After a series of high-profile corporate frauds among publicly listed firms in the US shortly after the turn of the 21st century, the Sarbanes Oxley Act (SOX) was passed in 2002 to improve corporate governance and prevent future frauds. According to SOX, whistleblowers can report suspected wrongdoing either internally or externally. Yet, SOX does not protect whistleblowers who contact the media. For a whistleblower reporting suspected illegal activities externally, protection is only provided when such reports are made specifically to a Federal regulatory or law enforcement agency, or any Member of Congress. SOX still has several shortcomings. Whistleblowing is a risky activity. In 2016 in the US, 53 per cent of employees reporting internal misconduct faced some retaliation in the workplace.

The Dodd-Frank Act was enacted in 2010 to address several factors that were believed to have caused (or exacerbated) the financial crisis. Some whistleblowers were publicly identified during the financial crisis and became well-known names. One example is Harry Markopolos, who had repeatedly informed the SEC about his suspicions of the $64 billion Bernard Madoff Ponzi Scheme, and became a prominent figure in whistleblowing. His story highlights several shortcomings of the pre-Dodd-Frank laws as regards the effectiveness of whistleblowing, and put considerable pressure on the SEC. 
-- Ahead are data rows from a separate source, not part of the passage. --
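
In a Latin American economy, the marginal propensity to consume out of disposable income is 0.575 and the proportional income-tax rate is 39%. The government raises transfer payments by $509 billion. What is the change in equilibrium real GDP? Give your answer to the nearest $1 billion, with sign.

+$451 billion

The transfer change shifts disposable income by +$509 billion, so first-round consumption changes by c·ΔTR = 0.575 × (+$509 billion) = +$292.675 billion.
Expenditure multiplier = 1/(1 − c(1−t)) = 1/(1 − 0.575×0.61) = 1/0.64925 ≈ 1.54.
The transfer multiplier is c × k ≈ 0.886, so ΔY = k × (c·ΔTR) = (+$292.675 billion) / 0.64925 ≈ +$451 billion.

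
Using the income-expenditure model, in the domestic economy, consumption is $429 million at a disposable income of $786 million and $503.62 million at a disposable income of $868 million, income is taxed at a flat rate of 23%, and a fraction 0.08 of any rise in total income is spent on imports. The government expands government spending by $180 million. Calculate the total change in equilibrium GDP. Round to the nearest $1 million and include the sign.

MPC = ΔC/ΔYd = (503.62 − 429)/(868 − 786) = 74.62/82 = 0.91.
Expenditure multiplier = 1/(1 − c(1−t) + m) = 1/(1 − 0.91×0.77 + 0.08) = 1/0.3793 ≈ 2.636.
ΔY = k × ΔG = (+$180 million) / 0.3793 ≈ +$475 million.

+$475 million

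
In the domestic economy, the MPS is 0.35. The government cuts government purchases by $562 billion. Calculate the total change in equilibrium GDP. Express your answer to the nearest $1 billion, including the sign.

MPC = 1 − MPS = 1 − 0.35 = 0.65.
Expenditure multiplier = 1/(1 − MPC) = 1/(1 − 0.65) = 1/0.35 ≈ 2.857.
ΔY = k × ΔG = (−$562 billion) / 0.35 ≈ −$1,606 billion.

−$1,606 billion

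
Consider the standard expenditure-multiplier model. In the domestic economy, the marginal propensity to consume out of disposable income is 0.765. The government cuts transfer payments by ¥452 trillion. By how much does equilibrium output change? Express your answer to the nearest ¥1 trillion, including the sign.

The transfer change shifts disposable income by −¥452 trillion, so first-round consumption changes by c·ΔTR = 0.765 × (−¥452 trillion) = −¥345.78 trillion.
Expenditure multiplier = 1/(1 − MPC) = 1/(1 − 0.765) = 1/0.235 ≈ 4.255.
The transfer multiplier is c × k ≈ 3.255, so ΔY = k × (c·ΔTR) = (−¥345.78 trillion) / 0.235 ≈ −¥1,471 trillion.

−¥1,471 trillion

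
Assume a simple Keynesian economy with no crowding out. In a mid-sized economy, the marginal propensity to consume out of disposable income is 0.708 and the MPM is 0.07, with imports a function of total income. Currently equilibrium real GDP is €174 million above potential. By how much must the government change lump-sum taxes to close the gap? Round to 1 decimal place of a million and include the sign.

+€89.0 million

Spending multiplier = 1/(1 − c + m) = 1/(1 − 0.708 + 0.07) = 1/0.362 ≈ 2.762.
Tax multiplier = −c·k = −0.708/0.362 ≈ −1.956. Need ΔY = −€174 million, so ΔT = ΔY/(−c·k) = −(−€174 million) × 0.362 / 0.708 ≈ +€89 million.
The government should raise lump-sum taxes by €89 million.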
In particular, the Dodd-Frank Act contains several provisions intended to reinforce the role of whistleblowers in the fight against corporate fraud. Probably the biggest change for whistleblowers was the fact that the Dodd-Frank Act allows financial rewards from the SEC for whistleblowing. The Act amended the Securities and Exchange Act of 1934 by adding a new section, which led to the creation of the SEC Office of the Whistleblower.
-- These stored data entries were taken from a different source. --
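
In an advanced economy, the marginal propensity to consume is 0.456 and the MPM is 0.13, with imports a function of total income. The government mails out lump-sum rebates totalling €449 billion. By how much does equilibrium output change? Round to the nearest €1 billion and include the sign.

A lump-sum tax change of −€449 billion shifts disposable income by +€449 billion; first-round consumption changes by −c × ΔT = −0.456 × (−€449 billion) = +€204.744 billion.
Expenditure multiplier = 1/(1 − c + m) = 1/(1 − 0.456 + 0.13) = 1/0.674 ≈ 1.484.
The tax multiplier is −c × k ≈ −0.677, so ΔY = k × (−c·ΔT) = (+€204.744 billion) / 0.674 ≈ +€304 billion.

+€304 billion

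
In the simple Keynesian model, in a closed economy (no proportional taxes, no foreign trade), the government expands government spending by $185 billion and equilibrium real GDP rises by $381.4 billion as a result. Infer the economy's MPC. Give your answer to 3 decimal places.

0.515

Implied spending multiplier k = ΔY/ΔG = 381.4/185 ≈ 2.0616.
Since k = 1/(1 − MPC), MPC = 1 − 1/k = 1 − ΔG/ΔY = 1 − 185/381.4 ≈ 0.515.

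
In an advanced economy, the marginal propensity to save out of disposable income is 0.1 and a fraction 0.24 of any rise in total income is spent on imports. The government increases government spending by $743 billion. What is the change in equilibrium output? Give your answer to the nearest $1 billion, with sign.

MPC = 1 − MPS = 1 − 0.1 = 0.9.
Expenditure multiplier = 1/(1 − c + m) = 1/(1 − 0.9 + 0.24) = 1/0.34 ≈ 2.941.
ΔY = k × ΔG = (+$743 billion) / 0.34 ≈ +$2,185 billion.

+$2,185 billion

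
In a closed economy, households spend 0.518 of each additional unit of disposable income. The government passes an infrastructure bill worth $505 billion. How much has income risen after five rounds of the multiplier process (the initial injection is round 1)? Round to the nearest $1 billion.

Round 1 adds ΔG = $505 billion; each later round is MPC = 0.518 times the previous.
After 5 rounds: 505 + 261.59 + 135.50362 + 70.19087516 + 36.35887333288 = ΔG·(1 − c^5)/(1 − c) = 505 × (1 − 0.037294844329568)/0.482 ≈ $1,009 billion.

$1,009 billion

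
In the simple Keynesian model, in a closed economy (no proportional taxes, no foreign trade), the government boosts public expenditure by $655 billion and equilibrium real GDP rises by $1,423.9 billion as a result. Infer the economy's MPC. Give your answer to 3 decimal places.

0.540

Implied spending multiplier k = ΔY/ΔG = 1,423.9/655 ≈ 2.1739.
Since k = 1/(1 − MPC), MPC = 1 − 1/k = 1 − ΔG/ΔY = 1 − 655/1,423.9 ≈ 0.540.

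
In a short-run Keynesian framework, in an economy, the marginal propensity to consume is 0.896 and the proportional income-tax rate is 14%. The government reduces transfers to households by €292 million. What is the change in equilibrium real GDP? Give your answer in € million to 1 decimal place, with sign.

−€1,140.3 million

The transfer change shifts disposable income by −€292 million, so first-round consumption changes by c·ΔTR = 0.896 × (−€292 million) = −€261.632 million.
Expenditure multiplier = 1/(1 − c(1−t)) = 1/(1 − 0.896×0.86) = 1/0.22944 ≈ 4.358.
The transfer multiplier is c × k ≈ 3.905, so ΔY = k × (c·ΔTR) = (−€261.632 million) / 0.22944 ≈ −€1,140.3 million.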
Despite the US federal legislation protecting whistleblowers, there seems to be some evidence of a disconnection between the theoretical protection of whistleblowers and the harsh reality often faced by whistleblowers. Some firms continue to retaliate against their whistleblowers, suggesting that existing US laws are not necessarily well enforced. In the Wells Fargo fake accounts scandal in 2017, in which the bank created fake accounts without its clients’ consent to charge additional fees, employees who reported the misconduct were the subject of retaliatory actions by their managers.
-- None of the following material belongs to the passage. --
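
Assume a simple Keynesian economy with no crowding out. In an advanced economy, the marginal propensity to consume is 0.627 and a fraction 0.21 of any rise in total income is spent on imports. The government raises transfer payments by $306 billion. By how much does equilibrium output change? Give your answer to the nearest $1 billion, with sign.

+$329 billion

The transfer change shifts disposable income by +$306 billion, so first-round consumption changes by c·ΔTR = 0.627 × (+$306 billion) = +$191.862 billion.
Expenditure multiplier = 1/(1 − c + m) = 1/(1 − 0.627 + 0.21) = 1/0.583 ≈ 1.715.
The transfer multiplier is c × k ≈ 1.075, so ΔY = k × (c·ΔTR) = (+$191.862 billion) / 0.583 ≈ +$329 billion.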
The paradox surrounding the status of whistleblowers

Many paradoxes and ambiguities remain regarding the status of the whistleblower, whose necessity to society is now recognised in many countries. Although the various laws for whistleblowing appear to encourage disclosures, they remain strictly regulated.

Despite practical difficulties related to a strict framework, France’s Sapin II law indicates a clear ambition to protect whistleblowers, and thereby increases the efficiency of anti-corruption action, particularly inside firms.

This determination deserves to be highlighted and encouraged. It remains to be seen whether this law will be followed by any actual increase in whistleblowing, and whether the information reported will receive an appropriate response, particularly inside firms.